The country members of the European Union are among the pioneers in developing biological pest control management in Asia. This is understandable as high proportion of its member country’s organic produce is imported. According to the International Trade Center (ITC), 40 percent of the European countries’ organic food is imported from the third country list of the developing countries in the Southeast Asia region.
In over ten years, the German Technical Cooperation (GTZ) has sponsored organic farming training programs in several developing countries in Southeast Asia. Thailand and its neighboring countries received programs for training farmers, trainers and consultants with certification for accomplishing all the standard requirements in the applications of new biological approaches to pest control. As part of the organic value chain promotion, the said programs were focused in increasing yield through the use of organic farming and pest control measures. This way, some select Asian countries may earn organic farming certification, which can help them connect to the flourishing domestic and export markets of organic produce.
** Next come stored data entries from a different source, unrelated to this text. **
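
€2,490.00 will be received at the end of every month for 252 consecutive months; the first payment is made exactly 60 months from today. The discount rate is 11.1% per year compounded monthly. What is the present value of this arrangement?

€141,000.02

Ordinary annuity of 252 payments, first payment at period 60.
Periodic rate r = 0.111/12 per month; n is counted in months.
The ordinary-annuity PV formula values the stream one period before the first payment (period 59); discount that back 59 periods:
PV₀ = 2,490 × [1 − (1+r)^−252] / r × (1+r)^−59 = €141,000.02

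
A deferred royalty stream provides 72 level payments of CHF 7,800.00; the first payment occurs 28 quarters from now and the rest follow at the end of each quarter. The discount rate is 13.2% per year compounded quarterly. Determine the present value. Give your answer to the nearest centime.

CHF 88,873.74

Ordinary annuity of 72 payments, first payment at period 28.
Periodic rate r = 0.132/4 per quarter; n is counted in quarters.
The ordinary-annuity PV formula values the stream one period before the first payment (period 27); discount that back 27 periods:
PV₀ = 7,800 × [1 − (1+r)^−72] / r × (1+r)^−27 = CHF 88,873.74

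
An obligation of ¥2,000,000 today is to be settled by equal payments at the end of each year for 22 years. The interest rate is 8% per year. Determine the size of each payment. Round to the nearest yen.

¥196,064

Level ordinary annuity; solve PV = PMT × [(1 − (1+r)^−n)/r] for PMT.
Periodic rate r = 0.08 per year.
With n = 22: PMT = 2,000,000 / ([(1 − (1+r)^−n)/r]) = ¥196,064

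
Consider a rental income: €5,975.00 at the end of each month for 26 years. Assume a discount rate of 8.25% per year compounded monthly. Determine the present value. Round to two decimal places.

€766,598.62

This is an ordinary annuity: 312 payments of €5,975.00 at the end of each month.
Periodic rate r = 0.0825/12 per month; n is counted in months.
PV = PMT × [(1 − (1+r)^−n)/r] = 5,975 × [1 − (1+r)^−312] / r = €766,598.62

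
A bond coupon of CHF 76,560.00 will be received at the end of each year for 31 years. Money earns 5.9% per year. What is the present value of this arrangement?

CHF 1,078,157.13

This is an ordinary annuity: 31 payments of CHF 76,560.00 at the end of each year.
Periodic rate r = 0.059 per year.
PV = PMT × [(1 − (1+r)^−n)/r] = 76,560 × [1 − (1+r)^−31] / r = CHF 1,078,157.13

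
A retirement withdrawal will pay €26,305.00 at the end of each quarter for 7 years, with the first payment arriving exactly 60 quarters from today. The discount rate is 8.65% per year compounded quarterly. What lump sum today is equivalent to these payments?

€155,144.48

Ordinary annuity of 28 payments, first payment at period 60.
Periodic rate r = 0.0865/4 per quarter; n is counted in quarters.
The ordinary-annuity PV formula values the stream one period before the first payment (period 59); discount that back 59 periods:
PV₀ = 26,305 × [1 − (1+r)^−28] / r × (1+r)^−59 = €155,144.48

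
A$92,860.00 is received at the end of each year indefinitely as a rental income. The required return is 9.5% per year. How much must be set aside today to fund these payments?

A$977,473.68

Periodic rate r = 0.095 per year.
Level perpetuity: PV = PMT / r = 92,860 / (0.095) = A$977,473.68.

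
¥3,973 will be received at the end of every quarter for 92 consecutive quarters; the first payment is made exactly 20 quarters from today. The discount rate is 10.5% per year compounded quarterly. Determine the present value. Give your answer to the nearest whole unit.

¥83,979

Ordinary annuity of 92 payments, first payment at period 20.
Periodic rate r = 0.105/4 per quarter; n is counted in quarters.
The ordinary-annuity PV formula values the stream one period before the first payment (period 19); discount that back 19 periods:
PV₀ = 3,973 × [1 − (1+r)^−92] / r × (1+r)^−19 = ¥83,979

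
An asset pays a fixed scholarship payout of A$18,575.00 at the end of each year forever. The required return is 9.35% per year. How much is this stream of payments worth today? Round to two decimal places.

A$198,663.10

Periodic rate r = 0.0935 per year.
Level perpetuity: PV = PMT / r = 18,575 / (0.0935) = A$198,663.10.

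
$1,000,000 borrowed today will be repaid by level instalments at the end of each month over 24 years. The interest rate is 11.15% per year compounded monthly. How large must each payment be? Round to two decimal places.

Level ordinary annuity; solve PV = PMT × [(1 − (1+r)^−n)/r] for PMT.
Periodic rate r = 0.1115/12 per month; n is counted in months.
With n = 288: PMT = 1,000,000 / ([(1 − (1+r)^−n)/r]) = $9,987.75

$9,987.75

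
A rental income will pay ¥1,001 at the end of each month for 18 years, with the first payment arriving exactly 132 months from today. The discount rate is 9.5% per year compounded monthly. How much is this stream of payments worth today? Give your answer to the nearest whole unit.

Ordinary annuity of 216 payments, first payment at period 132.
Periodic rate r = 0.095/12 per month; n is counted in months.
The ordinary-annuity PV formula values the stream one period before the first payment (period 131); discount that back 131 periods:
PV₀ = 1,001 × [1 − (1+r)^−216] / r × (1+r)^−131 = ¥36,811

¥36,811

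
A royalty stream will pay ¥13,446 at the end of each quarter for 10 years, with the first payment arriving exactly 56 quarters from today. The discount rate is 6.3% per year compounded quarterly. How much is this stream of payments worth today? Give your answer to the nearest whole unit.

¥167,993

Ordinary annuity of 40 payments, first payment at period 56.
Periodic rate r = 0.063/4 per quarter; n is counted in quarters.
The ordinary-annuity PV formula values the stream one period before the first payment (period 55); discount that back 55 periods:
PV₀ = 13,446 × [1 − (1+r)^−40] / r × (1+r)^−55 = ¥167,993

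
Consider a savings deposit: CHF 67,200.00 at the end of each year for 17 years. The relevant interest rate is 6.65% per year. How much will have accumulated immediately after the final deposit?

CHF 2,008,606.68

This is an ordinary annuity: 17 deposits of CHF 67,200.00 at the end of each year.
Periodic rate r = 0.0665 per year.
FV = PMT × [((1+r)^n − 1)/r] = 67,200 × [(1+r)^17 − 1] / r = CHF 2,008,606.68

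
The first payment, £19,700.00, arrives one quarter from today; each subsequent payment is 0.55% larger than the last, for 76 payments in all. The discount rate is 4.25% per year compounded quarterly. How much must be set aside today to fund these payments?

Periodic rate r = 0.0425/4 per quarter; n is counted in quarters.
Growing ordinary annuity: PV = PMT₁ × [1 − ((1+g)/(1+r))^n] / (r − g) = 19,700 × [1 − ((1+0.0055)/(1+r))^76] / (r − 0.0055) = £1,231,938.24.

£1,231,938.24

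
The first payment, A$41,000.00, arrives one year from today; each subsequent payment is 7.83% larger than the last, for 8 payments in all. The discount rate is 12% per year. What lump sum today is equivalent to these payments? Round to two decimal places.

Periodic rate r = 0.12 per year.
Growing ordinary annuity: PV = PMT₁ × [1 − ((1+g)/(1+r))^n] / (r − g) = 41,000 × [1 − ((1+0.0783)/(1+r))^8] / (r − 0.0783) = A$257,407.58.

A$257,407.58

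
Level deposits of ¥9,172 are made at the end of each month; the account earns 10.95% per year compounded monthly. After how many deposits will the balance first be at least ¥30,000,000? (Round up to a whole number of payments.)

378 payments

Periodic rate r = 0.1095/12 per month; n is counted in months.
Ordinary annuity FV: 30,000,000 = 9,172 × [((1+r)^n − 1)/r].
(1+r)^n = 1 + 30,000,000 × r / 9,172, so n = ln(1 + 30,000,000·r/9,172) / ln(1+r) = 377.49.
Round up to a whole number of payments: n = 378.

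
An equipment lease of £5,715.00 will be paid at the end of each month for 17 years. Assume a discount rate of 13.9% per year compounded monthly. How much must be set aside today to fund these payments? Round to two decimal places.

This is an ordinary annuity: 204 payments of £5,715.00 at the end of each month.
Periodic rate r = 0.139/12 per month; n is counted in months.
PV = PMT × [(1 − (1+r)^−n)/r] = 5,715 × [1 − (1+r)^−204] / r = £446,300.59

£446,300.59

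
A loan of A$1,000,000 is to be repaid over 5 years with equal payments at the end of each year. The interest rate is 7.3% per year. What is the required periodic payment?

Level ordinary annuity; solve PV = PMT × [(1 − (1+r)^−n)/r] for PMT.
Periodic rate r = 0.073 per year.
With n = 5: PMT = 1,000,000 / ([(1 − (1+r)^−n)/r]) = A$245,852.97

A$245,852.97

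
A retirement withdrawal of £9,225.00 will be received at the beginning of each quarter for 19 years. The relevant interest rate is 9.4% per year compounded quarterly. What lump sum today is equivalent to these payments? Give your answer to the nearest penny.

This is an annuity due: 76 payments of £9,225.00 at the beginning of each quarter.
Periodic rate r = 0.094/4 per quarter; n is counted in quarters.
PV = PMT × [(1 − (1+r)^−n)/r] × (1+r) = 9,225 × [1 − (1+r)^−76] / r × (1+r) = £333,022.29

£333,022.29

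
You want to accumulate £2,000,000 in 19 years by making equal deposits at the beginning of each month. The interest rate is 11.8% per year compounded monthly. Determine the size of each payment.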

Biological pest control or the use of natural predators in controlling and eliminating the population of a variety of insect pests has gained the interest of most of the progressive agricultural countries in the Southeast Asia region. In augmenting the use of natural pest enemies, farmers were introduced a new and chemical-free approach in pest management that does not require regular or periodic investment.
Apparently, the Southeast Asia region has secured an available source of large numbers of natural enemies. Biological pest management companies have started building ‘insectaries’ to produce a variety of predatory insects such as lady beetles and preying mantis. In line with this, the biological pest control companies have already developed microbial insecticides, which deliver insect pathogens to target parasitic insects.